The charge of being a covert agent requires proof, but points to a sad disaster if it is true and we can’t prove it.
Interesting comment, but I can’t support it, although I won’t delete it.
My intent here is more than Gold: I am moving beyond sufism. In fact I did that years ag0, but I have never quite declared this. Sufis are dangerous, especially the ones you have not and will not ever meet.
I had a fifteen minute contact with a sufi forty years agp (Gold doesnt’ count), and yet forty years later the invisible sufi syndrome is still a problem.
I think sufism is almost malevolent in its overall effect. It may be me: lack of god-mania (with false suspicions of atheism) in secular students of sufism is risky, mon vieu. Isn’t it fun for occult sufi nihilists to torture atheists. Good fun, all for god.
The list goes one.
Simply abjure the sufi path, not the least because no definition has been given of what it is.
To subject an enthusiastic beginner to an experiment in the ‘theives of baraka’ torment is a form of sadism so refined it can only come from spiritual degenerates.
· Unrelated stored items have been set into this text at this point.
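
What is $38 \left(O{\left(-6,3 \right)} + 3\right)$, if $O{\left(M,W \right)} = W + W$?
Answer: $342$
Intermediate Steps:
$O{\left(M,W \right)} = 2 W$
$38 \left(O{\left(-6,3 \right)} + 3\right) = 38 \left(2 \cdot 3 + 3\right) = 38 \left(6 + 3\right) = 38 \cdot 9 = 342$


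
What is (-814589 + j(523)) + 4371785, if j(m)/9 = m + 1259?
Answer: 3573234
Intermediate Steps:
j(m) = 11331 + 9*m (j(m) = 9*(m + 1259) = 9*(1259 + m) = 11331 + 9*m)
(-814589 + j(523)) + 4371785 = (-814589 + (11331 + 9*523)) + 4371785 = (-814589 + (11331 + 4707)) + 4371785 = (-814589 + 16038) + 4371785 = -798551 + 4371785 = 3573234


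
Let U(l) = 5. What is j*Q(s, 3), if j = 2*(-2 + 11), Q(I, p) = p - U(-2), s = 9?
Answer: -36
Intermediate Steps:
Q(I, p) = -5 + p (Q(I, p) = p - 1*5 = p - 5 = -5 + p)
j = 18 (j = 2*9 = 18)
j*Q(s, 3) = 18*(-5 + 3) = 18*(-2) = -36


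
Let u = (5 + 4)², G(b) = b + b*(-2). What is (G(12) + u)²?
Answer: 4761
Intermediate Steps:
G(b) = -b (G(b) = b - 2*b = -b)
u = 81 (u = 9² = 81)
(G(12) + u)² = (-1*12 + 81)² = (-12 + 81)² = 69² = 4761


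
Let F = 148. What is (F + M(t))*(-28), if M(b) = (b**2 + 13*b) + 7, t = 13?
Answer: -13804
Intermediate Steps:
M(b) = 7 + b**2 + 13*b
(F + M(t))*(-28) = (148 + (7 + 13**2 + 13*13))*(-28) = (148 + (7 + 169 + 169))*(-28) = (148 + 345)*(-28) = 493*(-28) = -13804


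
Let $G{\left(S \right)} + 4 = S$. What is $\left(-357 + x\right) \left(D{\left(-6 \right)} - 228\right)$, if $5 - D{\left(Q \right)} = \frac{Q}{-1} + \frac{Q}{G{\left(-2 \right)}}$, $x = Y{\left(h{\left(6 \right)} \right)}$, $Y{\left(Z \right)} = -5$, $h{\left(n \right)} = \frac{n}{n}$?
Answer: $83260$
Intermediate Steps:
$h{\left(n \right)} = 1$
$G{\left(S \right)} = -4 + S$
$x = -5$
$D{\left(Q \right)} = 5 + \frac{7 Q}{6}$ ($D{\left(Q \right)} = 5 - \left(\frac{Q}{-1} + \frac{Q}{-4 - 2}\right) = 5 - \left(Q \left(-1\right) + \frac{Q}{-6}\right) = 5 - \left(- Q + Q \left(- \frac{1}{6}\right)\right) = 5 - \left(- Q - \frac{Q}{6}\right) = 5 - - \frac{7 Q}{6} = 5 + \frac{7 Q}{6}$)
$\left(-357 + x\right) \left(D{\left(-6 \right)} - 228\right) = \left(-357 - 5\right) \left(\left(5 + \frac{7}{6} \left(-6\right)\right) - 228\right) = - 362 \left(\left(5 - 7\right) - 228\right) = - 362 \left(-2 - 228\right) = \left(-362\right) \left(-230\right) = 83260$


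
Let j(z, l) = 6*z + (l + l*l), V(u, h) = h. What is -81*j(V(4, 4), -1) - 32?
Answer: -1976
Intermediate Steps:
j(z, l) = l + l² + 6*z (j(z, l) = 6*z + (l + l²) = l + l² + 6*z)
-81*j(V(4, 4), -1) - 32 = -81*(-1 + (-1)² + 6*4) - 32 = -81*(-1 + 1 + 24) - 32 = -81*24 - 32 = -1944 - 32 = -1976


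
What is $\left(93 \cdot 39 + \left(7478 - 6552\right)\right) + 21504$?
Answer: $26057$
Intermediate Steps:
$\left(93 \cdot 39 + \left(7478 - 6552\right)\right) + 21504 = \left(3627 + \left(7478 - 6552\right)\right) + 21504 = \left(3627 + 926\right) + 21504 = 4553 + 21504 = 26057$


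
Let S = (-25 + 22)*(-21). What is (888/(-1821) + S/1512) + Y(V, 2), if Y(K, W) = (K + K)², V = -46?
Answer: 123297055/14568 ≈ 8463.5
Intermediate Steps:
S = 63 (S = -3*(-21) = 63)
Y(K, W) = 4*K² (Y(K, W) = (2*K)² = 4*K²)
(888/(-1821) + S/1512) + Y(V, 2) = (888/(-1821) + 63/1512) + 4*(-46)² = (888*(-1/1821) + 63*(1/1512)) + 4*2116 = (-296/607 + 1/24) + 8464 = -6497/14568 + 8464 = 123297055/14568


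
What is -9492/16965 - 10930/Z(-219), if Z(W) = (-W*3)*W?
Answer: -131145554/271219455 ≈ -0.48354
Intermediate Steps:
Z(W) = -3*W² (Z(W) = (-3*W)*W = -3*W²)
-9492/16965 - 10930/Z(-219) = -9492/16965 - 10930/((-3*(-219)²)) = -9492*1/16965 - 10930/((-3*47961)) = -3164/5655 - 10930/(-143883) = -3164/5655 - 10930*(-1/143883) = -3164/5655 + 10930/143883 = -131145554/271219455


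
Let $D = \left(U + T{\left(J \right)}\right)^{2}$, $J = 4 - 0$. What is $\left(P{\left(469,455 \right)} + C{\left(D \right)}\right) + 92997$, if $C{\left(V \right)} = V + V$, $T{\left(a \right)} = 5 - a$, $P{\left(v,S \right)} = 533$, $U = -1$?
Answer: $93530$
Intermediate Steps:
$J = 4$ ($J = 4 + 0 = 4$)
$D = 0$ ($D = \left(-1 + \left(5 - 4\right)\right)^{2} = \left(-1 + 1\right)^{2} = 0^{2} = 0$)
$C{\left(V \right)} = 2 V$
$\left(P{\left(469,455 \right)} + C{\left(D \right)}\right) + 92997 = \left(533 + 2 \cdot 0\right) + 92997 = \left(533 + 0\right) + 92997 = 533 + 92997 = 93530$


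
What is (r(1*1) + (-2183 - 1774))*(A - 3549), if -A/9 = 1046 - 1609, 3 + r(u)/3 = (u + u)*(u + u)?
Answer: -6002172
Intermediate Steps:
r(u) = -9 + 12*u² (r(u) = -9 + 3*((u + u)*(u + u)) = -9 + 3*((2*u)*(2*u)) = -9 + 3*(4*u²) = -9 + 12*u²)
A = 5067 (A = -9*(1046 - 1609) = -9*(-563) = 5067)
(r(1*1) + (-2183 - 1774))*(A - 3549) = ((-9 + 12*(1*1)²) + (-2183 - 1774))*(5067 - 3549) = ((-9 + 12*1²) - 3957)*1518 = ((-9 + 12*1) - 3957)*1518 = ((-9 + 12) - 3957)*1518 = (3 - 3957)*1518 = -3954*1518 = -6002172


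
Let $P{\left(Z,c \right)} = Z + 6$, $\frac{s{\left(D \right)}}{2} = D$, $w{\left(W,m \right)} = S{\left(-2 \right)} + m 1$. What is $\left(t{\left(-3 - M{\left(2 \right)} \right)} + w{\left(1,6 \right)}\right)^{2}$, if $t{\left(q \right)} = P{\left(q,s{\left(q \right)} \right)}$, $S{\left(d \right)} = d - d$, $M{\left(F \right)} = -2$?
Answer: $121$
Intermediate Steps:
$S{\left(d \right)} = 0$
$w{\left(W,m \right)} = m$ ($w{\left(W,m \right)} = 0 + m 1 = 0 + m = m$)
$s{\left(D \right)} = 2 D$
$P{\left(Z,c \right)} = 6 + Z$
$t{\left(q \right)} = 6 + q$
$\left(t{\left(-3 - M{\left(2 \right)} \right)} + w{\left(1,6 \right)}\right)^{2} = \left(\left(6 - 1\right) + 6\right)^{2} = \left(5 + 6\right)^{2} = 11^{2} = 121$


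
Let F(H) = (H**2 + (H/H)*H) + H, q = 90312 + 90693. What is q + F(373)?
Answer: 320880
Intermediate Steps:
q = 181005
F(H) = H**2 + 2*H (F(H) = (H**2 + 1*H) + H = (H**2 + H) + H = (H + H**2) + H = H**2 + 2*H)
q + F(373) = 181005 + 373*(2 + 373) = 181005 + 373*375 = 181005 + 139875 = 320880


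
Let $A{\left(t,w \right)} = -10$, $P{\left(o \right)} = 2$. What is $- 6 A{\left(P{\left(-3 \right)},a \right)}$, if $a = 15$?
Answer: $60$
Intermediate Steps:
$- 6 A{\left(P{\left(-3 \right)},a \right)} = \left(-6\right) \left(-10\right) = 60$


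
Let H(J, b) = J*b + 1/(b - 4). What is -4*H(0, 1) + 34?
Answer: 106/3 ≈ 35.333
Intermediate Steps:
H(J, b) = 1/(-4 + b) + J*b (H(J, b) = J*b + 1/(-4 + b) = 1/(-4 + b) + J*b)
-4*H(0, 1) + 34 = -4*(1 + 0*1**2 - 4*0*1)/(-4 + 1) + 34 = -4*(1 + 0*1 + 0)/(-3) + 34 = -(-4)*(1 + 0 + 0)/3 + 34 = -(-4)/3 + 34 = -4*(-1/3) + 34 = 4/3 + 34 = 106/3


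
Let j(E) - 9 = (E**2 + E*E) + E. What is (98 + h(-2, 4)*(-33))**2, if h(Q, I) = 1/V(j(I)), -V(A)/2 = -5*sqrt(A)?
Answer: 4802121/500 - 1078*sqrt(5)/25 ≈ 9507.8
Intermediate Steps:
j(E) = 9 + E + 2*E**2 (j(E) = 9 + ((E**2 + E*E) + E) = 9 + ((E**2 + E**2) + E) = 9 + (2*E**2 + E) = 9 + (E + 2*E**2) = 9 + E + 2*E**2)
V(A) = 10*sqrt(A) (V(A) = -(-10)*sqrt(A) = 10*sqrt(A))
h(Q, I) = 1/(10*sqrt(9 + I + 2*I**2))
(98 + h(-2, 4)*(-33))**2 = (98 + (1/(10*sqrt(9 + 4 + 2*4**2)))*(-33))**2 = (98 + (1/(10*sqrt(9 + 4 + 2*16)))*(-33))**2 = (98 + (1/(10*sqrt(9 + 4 + 32)))*(-33))**2 = (98 + (1/(10*sqrt(45)))*(-33))**2 = (98 + ((sqrt(5)/15)/10)*(-33))**2 = (98 + (sqrt(5)/150)*(-33))**2 = (98 - 11*sqrt(5)/50)**2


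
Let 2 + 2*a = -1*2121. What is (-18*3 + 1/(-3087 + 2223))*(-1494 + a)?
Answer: 238463927/1728 ≈ 1.3800e+5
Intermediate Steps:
a = -2123/2 (a = -1 + (-1*2121)/2 = -1 + (½)*(-2121) = -1 - 2121/2 = -2123/2 ≈ -1061.5)
(-18*3 + 1/(-3087 + 2223))*(-1494 + a) = (-18*3 + 1/(-3087 + 2223))*(-1494 - 2123/2) = (-54 + 1/(-864))*(-5111/2) = (-54 - 1/864)*(-5111/2) = -46657/864*(-5111/2) = 238463927/1728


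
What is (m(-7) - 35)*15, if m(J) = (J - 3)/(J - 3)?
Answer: -510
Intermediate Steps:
m(J) = 1 (m(J) = (-3 + J)/(-3 + J) = 1)
(m(-7) - 35)*15 = (1 - 35)*15 = -34*15 = -510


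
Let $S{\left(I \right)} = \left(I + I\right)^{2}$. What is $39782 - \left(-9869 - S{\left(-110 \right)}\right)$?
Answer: $98051$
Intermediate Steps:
$S{\left(I \right)} = 4 I^{2}$ ($S{\left(I \right)} = \left(2 I\right)^{2} = 4 I^{2}$)
$39782 - \left(-9869 - S{\left(-110 \right)}\right) = 39782 + \left(\left(4 \left(-110\right)^{2} + 11236\right) - 1367\right) = 39782 + \left(\left(4 \cdot 12100 + 11236\right) - 1367\right) = 39782 + \left(\left(48400 + 11236\right) - 1367\right) = 39782 + \left(59636 - 1367\right) = 39782 + 58269 = 98051$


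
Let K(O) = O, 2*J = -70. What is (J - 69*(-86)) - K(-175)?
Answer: 6074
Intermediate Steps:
J = -35 (J = (½)*(-70) = -35)
(J - 69*(-86)) - K(-175) = (-35 - 69*(-86)) - 1*(-175) = (-35 + 5934) + 175 = 5899 + 175 = 6074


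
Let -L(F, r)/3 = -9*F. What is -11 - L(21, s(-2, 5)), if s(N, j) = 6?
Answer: -578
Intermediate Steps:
L(F, r) = 27*F (L(F, r) = -(-27)*F = 27*F)
-11 - L(21, s(-2, 5)) = -11 - 27*21 = -11 - 1*567 = -11 - 567 = -578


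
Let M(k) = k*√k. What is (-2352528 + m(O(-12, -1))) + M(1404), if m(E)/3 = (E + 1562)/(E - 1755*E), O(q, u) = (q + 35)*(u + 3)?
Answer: -47452843494/20171 + 8424*√39 ≈ -2.2999e+6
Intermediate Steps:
M(k) = k^(3/2)
O(q, u) = (3 + u)*(35 + q) (O(q, u) = (35 + q)*(3 + u) = (3 + u)*(35 + q))
m(E) = -3*(1562 + E)/(1754*E) (m(E) = 3*((E + 1562)/(E - 1755*E)) = 3*((1562 + E)/((-1754*E))) = 3*((1562 + E)*(-1/(1754*E))) = 3*(-(1562 + E)/(1754*E)) = -3*(1562 + E)/(1754*E))
(-2352528 + m(O(-12, -1))) + M(1404) = (-2352528 + 3*(-1562 - (105 + 3*(-12) + 35*(-1) - 12*(-1)))/(1754*(105 + 3*(-12) + 35*(-1) - 12*(-1)))) + 1404^(3/2) = (-2352528 + 3*(-1562 - (105 - 36 - 35 + 12))/(1754*(105 - 36 - 35 + 12))) + 8424*√39 = (-2352528 + (3/1754)*(-1562 - 1*46)/46) + 8424*√39 = (-2352528 + (3/1754)*(1/46)*(-1562 - 46)) + 8424*√39 = (-2352528 + (3/1754)*(1/46)*(-1608)) + 8424*√39 = (-2352528 - 1206/20171) + 8424*√39 = -47452843494/20171 + 8424*√39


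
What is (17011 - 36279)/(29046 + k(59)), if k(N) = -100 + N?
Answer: -19268/29005 ≈ -0.66430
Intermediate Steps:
(17011 - 36279)/(29046 + k(59)) = (17011 - 36279)/(29046 + (-100 + 59)) = -19268/(29046 - 41) = -19268/29005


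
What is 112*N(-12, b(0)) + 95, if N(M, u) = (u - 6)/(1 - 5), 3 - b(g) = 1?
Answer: 207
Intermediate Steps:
b(g) = 2 (b(g) = 3 - 1*1 = 3 - 1 = 2)
N(M, u) = 3/2 - u/4 (N(M, u) = (-6 + u)/(-4) = (-6 + u)*(-1/4) = 3/2 - u/4)
112*N(-12, b(0)) + 95 = 112*(3/2 - 1/4*2) + 95 = 112*(3/2 - 1/2) + 95 = 112*1 + 95 = 112 + 95 = 207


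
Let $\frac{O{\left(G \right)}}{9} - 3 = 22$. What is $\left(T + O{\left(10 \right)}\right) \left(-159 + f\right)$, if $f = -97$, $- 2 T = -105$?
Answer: $-71040$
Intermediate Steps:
$T = \frac{105}{2}$ ($T = \left(- \frac{1}{2}\right) \left(-105\right) = \frac{105}{2} \approx 52.5$)
$O{\left(G \right)} = 225$ ($O{\left(G \right)} = 27 + 9 \cdot 22 = 27 + 198 = 225$)
$\left(T + O{\left(10 \right)}\right) \left(-159 + f\right) = \left(\frac{105}{2} + 225\right) \left(-159 - 97\right) = \frac{555}{2} \left(-256\right) = -71040$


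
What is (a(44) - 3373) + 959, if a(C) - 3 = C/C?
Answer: -2410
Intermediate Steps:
a(C) = 4 (a(C) = 3 + C/C = 3 + 1 = 4)
(a(44) - 3373) + 959 = (4 - 3373) + 959 = -3369 + 959 = -2410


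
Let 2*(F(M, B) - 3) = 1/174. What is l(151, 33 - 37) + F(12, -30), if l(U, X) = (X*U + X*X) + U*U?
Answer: 7731169/348 ≈ 22216.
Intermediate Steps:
l(U, X) = U² + X² + U*X (l(U, X) = (U*X + X²) + U² = (X² + U*X) + U² = U² + X² + U*X)
F(M, B) = 1045/348 (F(M, B) = 3 + (½)/174 = 3 + (½)*(1/174) = 3 + 1/348 = 1045/348)
l(151, 33 - 37) + F(12, -30) = (151² + (33 - 37)² + 151*(33 - 37)) + 1045/348 = (22801 + (-4)² + 151*(-4)) + 1045/348 = (22801 + 16 - 604) + 1045/348 = 22213 + 1045/348 = 7731169/348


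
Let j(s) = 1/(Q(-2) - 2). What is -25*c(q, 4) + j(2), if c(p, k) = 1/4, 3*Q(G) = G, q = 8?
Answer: -53/8 ≈ -6.6250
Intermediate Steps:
Q(G) = G/3
c(p, k) = 1/4
j(s) = -3/8 (j(s) = 1/((1/3)*(-2) - 2) = 1/(-2/3 - 2) = 1/(-8/3) = -3/8)
-25*c(q, 4) + j(2) = -25*1/4 - 3/8 = -25/4 - 3/8 = -53/8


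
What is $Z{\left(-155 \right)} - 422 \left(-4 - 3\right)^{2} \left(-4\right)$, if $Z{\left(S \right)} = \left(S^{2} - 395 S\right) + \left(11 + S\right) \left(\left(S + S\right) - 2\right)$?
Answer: $212890$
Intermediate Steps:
$Z{\left(S \right)} = S^{2} - 395 S + \left(-2 + 2 S\right) \left(11 + S\right)$ ($Z{\left(S \right)} = \left(S^{2} - 395 S\right) + \left(11 + S\right) \left(2 S - 2\right) = \left(S^{2} - 395 S\right) + \left(11 + S\right) \left(-2 + 2 S\right) = \left(S^{2} - 395 S\right) + \left(-2 + 2 S\right) \left(11 + S\right) = S^{2} - 395 S + \left(-2 + 2 S\right) \left(11 + S\right)$)
$Z{\left(-155 \right)} - 422 \left(-4 - 3\right)^{2} \left(-4\right) = \left(-22 - -58125 + 3 \left(-155\right)^{2}\right) - 422 \left(-4 - 3\right)^{2} \left(-4\right) = \left(-22 + 58125 + 3 \cdot 24025\right) - 422 \left(-7\right)^{2} \left(-4\right) = \left(-22 + 58125 + 72075\right) - 422 \cdot 49 \left(-4\right) = 130178 - 422 \left(-196\right) = 130178 - -82712 = 130178 + 82712 = 212890$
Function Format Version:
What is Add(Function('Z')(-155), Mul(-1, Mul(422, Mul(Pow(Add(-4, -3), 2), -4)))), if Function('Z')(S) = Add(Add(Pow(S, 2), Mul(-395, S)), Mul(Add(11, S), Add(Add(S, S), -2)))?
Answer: 212890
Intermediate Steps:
Function('Z')(S) = Add(Pow(S, 2), Mul(-395, S), Mul(Add(-2, Mul(2, S)), Add(11, S))) (Function('Z')(S) = Add(Add(Pow(S, 2), Mul(-395, S)), Mul(Add(11, S), Add(Mul(2, S), -2))) = Add(Add(Pow(S, 2), Mul(-395, S)), Mul(Add(11, S), Add(-2, Mul(2, S)))) = Add(Add(Pow(S, 2), Mul(-395, S)), Mul(Add(-2, Mul(2, S)), Add(11, S))) = Add(Pow(S, 2), Mul(-395, S), Mul(Add(-2, Mul(2, S)), Add(11, S))))
Add(Function('Z')(-155), Mul(-1, Mul(422, Mul(Pow(Add(-4, -3), 2), -4)))) = Add(Add(-22, Mul(-375, -155), Mul(3, Pow(-155, 2))), Mul(-1, Mul(422, Mul(Pow(Add(-4, -3), 2), -4)))) = Add(Add(-22, 58125, Mul(3, 24025)), Mul(-1, Mul(422, Mul(Pow(-7, 2), -4)))) = Add(Add(-22, 58125, 72075), Mul(-1, Mul(422, Mul(49, -4)))) = Add(130178, Mul(-1, Mul(422, -196))) = Add(130178, Mul(-1, -82712)) = Add(130178, 82712) = 212890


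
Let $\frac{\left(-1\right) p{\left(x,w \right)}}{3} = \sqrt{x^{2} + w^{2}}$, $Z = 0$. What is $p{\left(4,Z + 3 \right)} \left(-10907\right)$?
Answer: $163605$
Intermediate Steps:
$p{\left(x,w \right)} = - 3 \sqrt{w^{2} + x^{2}}$ ($p{\left(x,w \right)} = - 3 \sqrt{x^{2} + w^{2}} = - 3 \sqrt{w^{2} + x^{2}}$)
$p{\left(4,Z + 3 \right)} \left(-10907\right) = - 3 \sqrt{\left(0 + 3\right)^{2} + 4^{2}} \left(-10907\right) = - 3 \sqrt{3^{2} + 16} \left(-10907\right) = - 3 \sqrt{9 + 16} \left(-10907\right) = - 3 \sqrt{25} \left(-10907\right) = \left(-3\right) 5 \left(-10907\right) = \left(-15\right) \left(-10907\right) = 163605$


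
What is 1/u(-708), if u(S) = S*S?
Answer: 1/501264 ≈ 1.9950e-6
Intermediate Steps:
u(S) = S²
1/u(-708) = 1/((-708)²) = 1/501264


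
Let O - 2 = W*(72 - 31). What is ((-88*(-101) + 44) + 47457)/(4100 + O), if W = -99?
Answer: 56389/43 ≈ 1311.4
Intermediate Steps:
O = -4057 (O = 2 - 99*(72 - 31) = 2 - 99*41 = 2 - 4059 = -4057)
((-88*(-101) + 44) + 47457)/(4100 + O) = ((-88*(-101) + 44) + 47457)/(4100 - 4057) = ((8888 + 44) + 47457)/43 = (8932 + 47457)*(1/43) = 56389*(1/43) = 56389/43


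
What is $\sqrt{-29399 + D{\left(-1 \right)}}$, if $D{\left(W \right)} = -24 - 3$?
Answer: $i \sqrt{29426} \approx 171.54 i$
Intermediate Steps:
$D{\left(W \right)} = -27$
$\sqrt{-29399 + D{\left(-1 \right)}} = \sqrt{-29399 - 27} = \sqrt{-29426} = i \sqrt{29426}$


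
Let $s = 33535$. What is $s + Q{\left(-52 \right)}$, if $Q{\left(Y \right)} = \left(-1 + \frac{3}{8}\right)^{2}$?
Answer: $\frac{2146265}{64} \approx 33535.0$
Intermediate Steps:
$Q{\left(Y \right)} = \frac{25}{64}$ ($Q{\left(Y \right)} = \left(-1 + 3 \cdot \frac{1}{8}\right)^{2} = \left(-1 + \frac{3}{8}\right)^{2} = \left(- \frac{5}{8}\right)^{2} = \frac{25}{64}$)
$s + Q{\left(-52 \right)} = 33535 + \frac{25}{64} = \frac{2146265}{64}$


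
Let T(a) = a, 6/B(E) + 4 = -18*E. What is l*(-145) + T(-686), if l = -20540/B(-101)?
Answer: 2701316042/3 ≈ 9.0044e+8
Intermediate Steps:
B(E) = 6/(-4 - 18*E)
l = -18629780/3 (l = -20540/((-3/(2 + 9*(-101)))) = -20540/((-3/(2 - 909))) = -20540/((-3/(-907))) = -20540/((-3*(-1/907))) = -20540/3/907 = -20540*907/3 = -18629780/3 ≈ -6.2099e+6)
l*(-145) + T(-686) = -18629780/3*(-145) - 686 = 2701318100/3 - 686 = 2701316042/3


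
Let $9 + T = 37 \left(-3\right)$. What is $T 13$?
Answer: $-1560$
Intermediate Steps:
$T = -120$ ($T = -9 + 37 \left(-3\right) = -9 - 111 = -120$)
$T 13 = \left(-120\right) 13 = -1560$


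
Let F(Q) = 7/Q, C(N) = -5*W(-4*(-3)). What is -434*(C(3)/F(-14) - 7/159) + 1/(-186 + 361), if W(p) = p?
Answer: -1448594191/27825 ≈ -52061.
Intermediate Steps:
C(N) = -60 (C(N) = -(-20)*(-3) = -5*12 = -60)
-434*(C(3)/F(-14) - 7/159) + 1/(-186 + 361) = -434*(-60/(7/(-14)) - 7/159) + 1/(-186 + 361) = -434*(-60/(7*(-1/14)) - 7*1/159) + 1/175 = -434*(-60/(-1/2) - 7/159) + 1/175 = -434*(-60*(-2) - 7/159) + 1/175 = -434*(120 - 7/159) + 1/175 = -434*19073/159 + 1/175 = -8277682/159 + 1/175 = -1448594191/27825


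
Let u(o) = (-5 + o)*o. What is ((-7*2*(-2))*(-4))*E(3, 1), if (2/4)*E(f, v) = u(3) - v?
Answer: 1568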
I discussed this book here before, and reviewed it at Amazon. I did not realize he is an archconservative. So part of the problem is the hatred of liberals by reactionary sufis (who once again show preference for jews who will do their bidding): http://www.amazon.com/Other-Islam-Sufism-Global-Harmony/dp/B00394DKOC/ref=sr_1_1?s=books&ie=UTF8&qid=1375802403&sr=1-1&keywords=schwartz+sufism
So stay away from sufism. It isn’t worth it. Everything needed can be found in the ‘greater buddhoid’ legacy, a queer term to make the point that you could have as many problems with buddhism as with sufism.